00:04 -Bonsoir. -C'est une avancée historique
00:06 pour l'autonomie de la Corse ?
00:08 -C'est une avancée, quand même.
00:10 Le fait d'inscrire dans la Constitution,
00:12 c'est le moment clé de l'allocution du chef de l'Etat
00:15 devant l'Assemblée de Corse.
00:17 Inscrire dans le marbre de la Constitution,
00:20 c'est une portée à la fois symbolique
00:22 mais aussi juridique extrêmement forte.
00:24 Il a parlé même de lois organiques,
00:27 qui vont être derrière pour développer ce que la Constitution
00:30 va dire à propos de la Corse.
00:32 Donc, de ce point de vue-là, inscrire dans la Constitution,
00:35 ce serait quelque chose de très important.
00:38 Il a parlé d'un article spécifique.
00:40 Après, sur le reste, ce sont des propositions
00:43 autour desquelles il y a eu beaucoup de propositions,
00:46 favoriser le bilinguisme en Corse,
00:48 lutter contre l'incroyable spéculation foncière en Corse.
00:53 Donc, c'est vrai qu'il y a quand même
00:55 un peu d'intérêt historique, en particulier sur cette idée
00:58 d'inscrire la spécificité, l'insularité corse
01:01 dans la Constitution. -Ca ne sera pas
01:03 une autonomie contre l'Etat ni une autonomie sans l'Etat.
01:07 Il parle aussi qu'il n'y a pas de ligne rouge,
01:09 il y a l'idéal de la République.
01:11 On sait que la République est indivisible,
01:14 mais on peut y faire entrer cette spécificité.
01:16 -C'est la complexité de l'affaire.
01:19 On voit bien dans le discours du chef de l'Etat
01:21 qu'il a en permanence mélangé les deux idées,
01:24 l'autonomie, la reconnaissance de la spécificité corse,
01:28 la reconnaissance de l'insularité,
01:30 et en même temps de l'inscrire dans la République.

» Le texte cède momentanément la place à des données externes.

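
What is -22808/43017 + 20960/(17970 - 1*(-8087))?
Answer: 307328264/1120893969 ≈ 0.27418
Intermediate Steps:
-22808/43017 + 20960/(17970 - 1*(-8087)) = -22808*1/43017 + 20960/(17970 + 8087) = -22808/43017 + 20960/26057 = 307328264/1120893969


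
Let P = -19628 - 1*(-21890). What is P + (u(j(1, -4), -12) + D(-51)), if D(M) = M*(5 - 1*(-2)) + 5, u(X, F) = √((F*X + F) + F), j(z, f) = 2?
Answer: 1910 + 4*I*√3 ≈ 1910.0 + 6.9282*I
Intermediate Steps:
u(X, F) = √(2*F + F*X) (u(X, F) = √((F + F*X) + F) = √(2*F + F*X))
P = 2262 (P = -19628 + 21890 = 2262)
D(M) = 5 + 7*M (D(M) = M*(5 + 2) + 5 = M*7 + 5 = 7*M + 5 = 5 + 7*M)
P + (u(j(1, -4), -12) + D(-51)) = 2262 + (√(-12*(2 + 2)) + (5 + 7*(-51))) = 2262 + (√(-12*4) + (5 - 357)) = 2262 + (√(-48) - 352) = 2262 + (4*I*√3 - 352) = 2262 + (-352 + 4*I*√3) = 1910 + 4*I*√3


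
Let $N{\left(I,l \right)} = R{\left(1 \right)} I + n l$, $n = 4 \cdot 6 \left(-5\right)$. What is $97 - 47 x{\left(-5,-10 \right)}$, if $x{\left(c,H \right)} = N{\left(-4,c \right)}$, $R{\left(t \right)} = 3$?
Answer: $-27539$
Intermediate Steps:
$n = -120$ ($n = 24 \left(-5\right) = -120$)
$N{\left(I,l \right)} = - 120 l + 3 I$ ($N{\left(I,l \right)} = 3 I - 120 l = - 120 l + 3 I$)
$x{\left(c,H \right)} = -12 - 120 c$ ($x{\left(c,H \right)} = - 120 c + 3 \left(-4\right) = - 120 c - 12 = -12 - 120 c$)
$97 - 47 x{\left(-5,-10 \right)} = 97 - 47 \left(-12 - -600\right) = 97 - 47 \left(-12 + 600\right) = 97 - 27636 = -27539$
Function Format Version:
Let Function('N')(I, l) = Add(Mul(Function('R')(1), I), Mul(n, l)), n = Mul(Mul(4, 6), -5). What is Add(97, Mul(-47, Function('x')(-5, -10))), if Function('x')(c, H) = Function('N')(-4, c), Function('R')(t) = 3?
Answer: -27539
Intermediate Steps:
n = -120 (n = Mul(24, -5) = -120)
Function('N')(I, l) = Add(Mul(-120, l), Mul(3, I)) (Function('N')(I, l) = Add(Mul(3, I), Mul(-120, l)) = Add(Mul(-120, l), Mul(3, I)))
Function('x')(c, H) = Add(-12, Mul(-120, c)) (Function('x')(c, H) = Add(Mul(-120, c), Mul(3, -4)) = Add(Mul(-120, c), -12) = Add(-12, Mul(-120, c)))
Add(97, Mul(-47, Function('x')(-5, -10))) = Add(97, Mul(-47, Add(-12, Mul(-120, -5)))) = Add(97, Mul(-47, Add(-12, 600))) = Add(97, Mul(-47, 588)) = Add(97, -27636) = -27539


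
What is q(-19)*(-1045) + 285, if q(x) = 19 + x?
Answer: 285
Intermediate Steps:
q(-19)*(-1045) + 285 = (19 - 19)*(-1045) + 285 = 0*(-1045) + 285 = 0 + 285 = 285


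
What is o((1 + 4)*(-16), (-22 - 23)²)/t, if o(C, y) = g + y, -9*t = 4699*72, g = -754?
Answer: -1271/37592 ≈ -0.033810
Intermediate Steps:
t = -37592 (t = -4699*72/9 = -⅑*338328 = -37592)
o(C, y) = -754 + y
o((1 + 4)*(-16), (-22 - 23)²)/t = (-754 + (-22 - 23)²)/(-37592) = (-754 + (-45)²)*(-1/37592) = (-754 + 2025)*(-1/37592) = 1271*(-1/37592) = -1271/37592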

01:33 C'est vrai que très vite, très tôt dans son discours,
01:36 après un hommage vibrant, au fond,
01:38 à la Corse au moment de la libération du pays,
01:42 très vite, le chef de l'Etat a quand même posé
01:45 le périmètre de la discussion en citant de nombreuses reprises
01:49 l'idée de la République, l'idée de l'attachement des Corses
01:52 à la continuité territoriale.
01:54 Il a clairement exclu l'idée d'une indépendance,
01:57 un jour, de la Corse. -Mais on est dans une autonomie.

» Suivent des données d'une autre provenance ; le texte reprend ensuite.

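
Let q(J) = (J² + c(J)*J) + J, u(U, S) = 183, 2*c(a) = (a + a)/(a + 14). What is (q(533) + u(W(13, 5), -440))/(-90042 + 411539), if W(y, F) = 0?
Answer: 156072424/175858859 ≈ 0.88749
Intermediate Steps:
c(a) = a/(14 + a) (c(a) = ((a + a)/(a + 14))/2 = ((2*a)/(14 + a))/2 = (2*a/(14 + a))/2 = a/(14 + a))
q(J) = J + J² + J²/(14 + J) (q(J) = (J² + (J/(14 + J))*J) + J = (J² + J²/(14 + J)) + J = J + J² + J²/(14 + J))
(q(533) + u(W(13, 5), -440))/(-90042 + 411539) = (533*(533 + (1 + 533)*(14 + 533))/(14 + 533) + 183)/(-90042 + 411539) = (533*(533 + 534*547)/547 + 183)/321497 = (533*(1/547)*(533 + 292098) + 183)*(1/321497) = (533*(1/547)*292631 + 183)*(1/321497) = (155972323/547 + 183)*(1/321497) = (156072424/547)*(1/321497) = 156072424/175858859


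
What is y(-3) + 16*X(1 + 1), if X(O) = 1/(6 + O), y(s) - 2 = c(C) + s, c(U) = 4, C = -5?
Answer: 5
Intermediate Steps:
y(s) = 6 + s (y(s) = 2 + (4 + s) = 6 + s)
y(-3) + 16*X(1 + 1) = (6 - 3) + 16/(6 + (1 + 1)) = 3 + 16/(6 + 2) = 3 + 16/8 = 3 + 16*(1/8) = 3 + 2 = 5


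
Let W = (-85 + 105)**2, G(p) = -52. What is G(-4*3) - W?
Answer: -452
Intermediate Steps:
W = 400 (W = 20**2 = 400)
G(-4*3) - W = -52 - 1*400 = -52 - 400 = -452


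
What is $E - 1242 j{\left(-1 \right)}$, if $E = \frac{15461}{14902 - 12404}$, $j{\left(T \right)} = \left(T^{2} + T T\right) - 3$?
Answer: $\frac{3117977}{2498} \approx 1248.2$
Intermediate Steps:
$j{\left(T \right)} = -3 + 2 T^{2}$ ($j{\left(T \right)} = \left(T^{2} + T^{2}\right) - 3 = 2 T^{2} - 3 = -3 + 2 T^{2}$)
$E = \frac{15461}{2498}$ ($E = \frac{15461}{14902 - 12404} = \frac{15461}{2498} \approx 6.1894$)
$E - 1242 j{\left(-1 \right)} = \frac{15461}{2498} - 1242 \left(-3 + 2 \left(-1\right)^{2}\right) = \frac{15461}{2498} - 1242 \left(-3 + 2 \cdot 1\right) = \frac{15461}{2498} - 1242 \left(-3 + 2\right) = \frac{15461}{2498} - 1242 \left(-1\right) = \frac{15461}{2498} - -1242 = \frac{15461}{2498} + 1242 = \frac{3117977}{2498}$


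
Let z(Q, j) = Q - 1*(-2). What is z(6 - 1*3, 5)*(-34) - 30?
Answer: -200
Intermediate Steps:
z(Q, j) = 2 + Q (z(Q, j) = Q + 2 = 2 + Q)
z(6 - 1*3, 5)*(-34) - 30 = (2 + (6 - 1*3))*(-34) - 30 = (2 + (6 - 3))*(-34) - 30 = (2 + 3)*(-34) - 30 = 5*(-34) - 30 = -170 - 30 = -200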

02:00 -On est dans une autonomie. Il en a appelé à développer
02:03 un autre modèle, de ne pas aller chercher le modèle
02:06 dans les régions italiennes ou corses,
02:08 mais de développer une sorte d'autonomie à la française,
02:12 à la Corse. -Est-ce qu'il veut en faire
02:14 le marqueur de son quinquennat ?
02:16 Il y a eu 18 mois de discussions entre le gouvernement
02:19 et les responsables politiques locaux.
02:21 Il a beaucoup souligné, à la fois l'important travail
02:24 qui a été fait entre le ministère de l'Intérieur,
02:27 les élus locaux.
02:28 Il a aussi beaucoup souligné l'apport de l'Etat
02:32 en termes de sécurité, de santé,
02:34 la construction d'infrastructures, d'hôpitaux.

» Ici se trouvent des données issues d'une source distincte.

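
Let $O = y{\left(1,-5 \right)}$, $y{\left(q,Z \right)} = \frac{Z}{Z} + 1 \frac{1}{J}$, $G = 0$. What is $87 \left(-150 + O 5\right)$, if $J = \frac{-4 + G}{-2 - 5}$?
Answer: $- \frac{47415}{4} \approx -11854.0$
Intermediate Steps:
$J = \frac{4}{7}$ ($J = \frac{-4 + 0}{-2 - 5} = - \frac{4}{-7} = \left(-4\right) \left(- \frac{1}{7}\right) = \frac{4}{7} \approx 0.57143$)
$y{\left(q,Z \right)} = \frac{11}{4}$ ($y{\left(q,Z \right)} = \frac{Z}{Z} + 1 \frac{1}{\frac{4}{7}} = 1 + 1 \cdot \frac{7}{4} = 1 + \frac{7}{4} = \frac{11}{4}$)
$O = \frac{11}{4} \approx 2.75$
$87 \left(-150 + O 5\right) = 87 \left(-150 + \frac{11}{4} \cdot 5\right) = 87 \left(-150 + \frac{55}{4}\right) = 87 \left(- \frac{545}{4}\right) = - \frac{47415}{4}$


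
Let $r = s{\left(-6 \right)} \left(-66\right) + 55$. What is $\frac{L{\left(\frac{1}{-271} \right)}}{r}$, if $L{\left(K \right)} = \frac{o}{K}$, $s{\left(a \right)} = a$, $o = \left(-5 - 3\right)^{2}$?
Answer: $- \frac{17344}{451} \approx -38.457$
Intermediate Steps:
$o = 64$ ($o = \left(-8\right)^{2} = 64$)
$r = 451$ ($r = \left(-6\right) \left(-66\right) + 55 = 396 + 55 = 451$)
$L{\left(K \right)} = \frac{64}{K}$
$\frac{L{\left(\frac{1}{-271} \right)}}{r} = \frac{64 \frac{1}{\frac{1}{-271}}}{451} = \frac{64}{- \frac{1}{271}} \cdot \frac{1}{451} = 64 \left(-271\right) \frac{1}{451} = \left(-17344\right) \frac{1}{451} = - \frac{17344}{451}$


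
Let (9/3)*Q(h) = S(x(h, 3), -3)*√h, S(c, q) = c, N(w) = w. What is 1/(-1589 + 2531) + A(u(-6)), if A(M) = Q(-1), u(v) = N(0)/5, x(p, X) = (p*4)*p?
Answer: 1/942 + 4*I/3 ≈ 0.0010616 + 1.3333*I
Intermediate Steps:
x(p, X) = 4*p² (x(p, X) = (4*p)*p = 4*p²)
u(v) = 0 (u(v) = 0/5 = 0*(⅕) = 0)
Q(h) = 4*h^(5/2)/3 (Q(h) = ((4*h²)*√h)/3 = (4*h^(5/2))/3 = 4*h^(5/2)/3)
A(M) = 4*I/3 (A(M) = 4*(-1)^(5/2)/3 = 4*I/3)
1/(-1589 + 2531) + A(u(-6)) = 1/(-1589 + 2531) + 4*I/3 = 1/942 + 4*I/3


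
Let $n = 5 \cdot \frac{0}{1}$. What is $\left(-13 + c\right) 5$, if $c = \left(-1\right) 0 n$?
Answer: $-65$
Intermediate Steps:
$n = 0$ ($n = 5 \cdot 0 \cdot 1 = 5 \cdot 0 = 0$)
$c = 0$ ($c = \left(-1\right) 0 \cdot 0 = 0 \cdot 0 = 0$)
$\left(-13 + c\right) 5 = \left(-13 + 0\right) 5 = \left(-13\right) 5 = -65$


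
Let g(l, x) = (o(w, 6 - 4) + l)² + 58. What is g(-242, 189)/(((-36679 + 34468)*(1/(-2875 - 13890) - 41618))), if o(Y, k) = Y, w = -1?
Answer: 990928855/1542671679681 ≈ 0.00064235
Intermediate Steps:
g(l, x) = 58 + (-1 + l)² (g(l, x) = (-1 + l)² + 58 = 58 + (-1 + l)²)
g(-242, 189)/(((-36679 + 34468)*(1/(-2875 - 13890) - 41618))) = (58 + (-1 - 242)²)/(((-36679 + 34468)*(1/(-2875 - 13890) - 41618))) = (58 + (-243)²)/((-2211*(1/(-16765) - 41618))) = (58 + 59049)/((-2211*(-1/16765 - 41618))) = 59107/((-2211*(-697725771/16765))) = 59107/(1542671679681/16765) = 59107*(16765/1542671679681) = 990928855/1542671679681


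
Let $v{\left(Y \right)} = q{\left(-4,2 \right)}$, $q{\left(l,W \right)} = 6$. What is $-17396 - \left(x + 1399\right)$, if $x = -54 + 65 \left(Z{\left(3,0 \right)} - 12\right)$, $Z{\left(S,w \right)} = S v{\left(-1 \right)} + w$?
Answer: $-19131$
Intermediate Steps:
$v{\left(Y \right)} = 6$
$Z{\left(S,w \right)} = w + 6 S$ ($Z{\left(S,w \right)} = S 6 + w = 6 S + w = w + 6 S$)
$x = 336$ ($x = -54 + 65 \left(\left(0 + 6 \cdot 3\right) - 12\right) = -54 + 65 \left(\left(0 + 18\right) - 12\right) = -54 + 65 \left(18 - 12\right) = -54 + 65 \cdot 6 = -54 + 390 = 336$)
$-17396 - \left(x + 1399\right) = -17396 - \left(336 + 1399\right) = -17396 - 1735 = -19131$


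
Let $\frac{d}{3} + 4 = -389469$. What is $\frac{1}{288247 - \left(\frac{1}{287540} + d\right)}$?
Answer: $\frac{287540}{418849741639} \approx 6.865 \cdot 10^{-7}$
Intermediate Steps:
$d = -1168419$ ($d = -12 + 3 \left(-389469\right) = -12 - 1168407 = -1168419$)
$\frac{1}{288247 - \left(\frac{1}{287540} + d\right)} = \frac{1}{288247 + \left(\frac{1}{-287540} - -1168419\right)} = \frac{1}{288247 + \left(- \frac{1}{287540} + 1168419\right)} = \frac{1}{288247 + \frac{335967199259}{287540}} = \frac{1}{\frac{418849741639}{287540}} = \frac{287540}{418849741639}$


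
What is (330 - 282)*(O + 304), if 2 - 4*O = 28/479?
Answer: 7000728/479 ≈ 14615.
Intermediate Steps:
O = 465/958 (O = ½ - 7/479 = 465/958 ≈ 0.48539)
(330 - 282)*(O + 304) = (330 - 282)*(465/958 + 304) = 48*(291697/958) = 7000728/479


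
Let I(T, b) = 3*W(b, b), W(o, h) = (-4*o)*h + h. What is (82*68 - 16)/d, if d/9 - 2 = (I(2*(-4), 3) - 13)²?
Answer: 2780/56457 ≈ 0.049241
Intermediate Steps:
W(o, h) = h - 4*h*o (W(o, h) = -4*h*o + h = h - 4*h*o)
I(T, b) = 3*b*(1 - 4*b) (I(T, b) = 3*(b*(1 - 4*b)) = 3*b*(1 - 4*b))
d = 112914 (d = 18 + 9*(3*3*(1 - 4*3) - 13)² = 18 + 9*(3*3*(1 - 12) - 13)² = 18 + 9*(3*3*(-11) - 13)² = 18 + 9*(-99 - 13)² = 18 + 9*(-112)² = 18 + 9*12544 = 18 + 112896 = 112914)
(82*68 - 16)/d = (82*68 - 16)/112914 = (5576 - 16)*(1/112914) = 5560*(1/112914) = 2780/56457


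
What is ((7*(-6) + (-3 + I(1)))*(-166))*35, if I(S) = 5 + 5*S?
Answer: 203350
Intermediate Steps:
((7*(-6) + (-3 + I(1)))*(-166))*35 = ((7*(-6) + (-3 + (5 + 5*1)))*(-166))*35 = ((-42 + (-3 + (5 + 5)))*(-166))*35 = ((-42 + (-3 + 10))*(-166))*35 = ((-42 + 7)*(-166))*35 = -35*(-166)*35 = 5810*35 = 203350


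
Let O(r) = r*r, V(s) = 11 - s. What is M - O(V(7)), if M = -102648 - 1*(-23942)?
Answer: -78722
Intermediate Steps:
O(r) = r**2
M = -78706 (M = -102648 + 23942 = -78706)
M - O(V(7)) = -78706 - (11 - 1*7)**2 = -78706 - (11 - 7)**2 = -78706 - 1*4**2 = -78706 - 1*16 = -78706 - 16 = -78722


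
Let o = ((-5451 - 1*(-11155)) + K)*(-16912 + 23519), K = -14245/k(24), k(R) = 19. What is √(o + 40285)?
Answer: 2*√2957772427/19 ≈ 5724.8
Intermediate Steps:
K = -14245/19 ≈ -749.74
o = 621923517/19 (o = ((-5451 - 1*(-11155)) - 14245/19)*(-16912 + 23519) = ((-5451 + 11155) - 14245/19)*6607 = (5704 - 14245/19)*6607 = (94131/19)*6607 = 621923517/19 ≈ 3.2733e+7)
√(o + 40285) = √(621923517/19 + 40285) = √(622688932/19) = 2*√2957772427/19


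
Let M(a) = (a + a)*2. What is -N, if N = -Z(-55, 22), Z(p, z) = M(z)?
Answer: 88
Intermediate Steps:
M(a) = 4*a (M(a) = (2*a)*2 = 4*a)
Z(p, z) = 4*z
N = -88 (N = -4*22 = -1*88 = -88)
-N = -1*(-88) = 88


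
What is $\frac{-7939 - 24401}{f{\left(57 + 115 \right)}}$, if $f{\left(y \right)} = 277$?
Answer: $- \frac{32340}{277} \approx -116.75$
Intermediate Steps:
$\frac{-7939 - 24401}{f{\left(57 + 115 \right)}} = \frac{-7939 - 24401}{277} = \left(-7939 - 24401\right) \frac{1}{277} = \left(-32340\right) \frac{1}{277} = - \frac{32340}{277}$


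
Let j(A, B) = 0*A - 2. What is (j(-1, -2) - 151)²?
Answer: 23409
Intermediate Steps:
j(A, B) = -2 (j(A, B) = 0 - 2 = -2)
(j(-1, -2) - 151)² = (-2 - 151)² = (-153)² = 23409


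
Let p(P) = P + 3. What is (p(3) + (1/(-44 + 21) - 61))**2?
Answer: 1602756/529 ≈ 3029.8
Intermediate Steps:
p(P) = 3 + P
(p(3) + (1/(-44 + 21) - 61))**2 = ((3 + 3) + (1/(-44 + 21) - 61))**2 = (6 + (1/(-23) - 61))**2 = (6 + (-1/23 - 61))**2 = (6 - 1404/23)**2 = (-1266/23)**2 = 1602756/529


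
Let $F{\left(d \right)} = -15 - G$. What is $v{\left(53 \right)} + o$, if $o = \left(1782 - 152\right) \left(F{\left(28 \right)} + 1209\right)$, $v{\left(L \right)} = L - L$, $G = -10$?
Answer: $1962520$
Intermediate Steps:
$v{\left(L \right)} = 0$
$F{\left(d \right)} = -5$ ($F{\left(d \right)} = -15 - -10 = -15 + 10 = -5$)
$o = 1962520$ ($o = \left(1782 - 152\right) \left(-5 + 1209\right) = 1630 \cdot 1204 = 1962520$)
$v{\left(53 \right)} + o = 0 + 1962520 = 1962520$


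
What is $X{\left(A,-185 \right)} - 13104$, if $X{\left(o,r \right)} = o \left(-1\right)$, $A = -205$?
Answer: $-12899$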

02:37 On voit que le chef de l'Etat, peut-être,
02:39 à travers la question de la Corse, est en train de tracer une ligne
02:43 pour donner plus de sens à son 2e mandat,
02:45 la question d'une réflexion sur les institutions.
02:48 Il va réfléchir à la Corse, inscrire la Corse dans la Constitution.
02:52 Ca va peut-être aussi soulever d'autres interrogations
02:55 sur la modernisation de nos institutions,
02:57 leur adaptation à un monde... -Lié de référendum, éventuellement.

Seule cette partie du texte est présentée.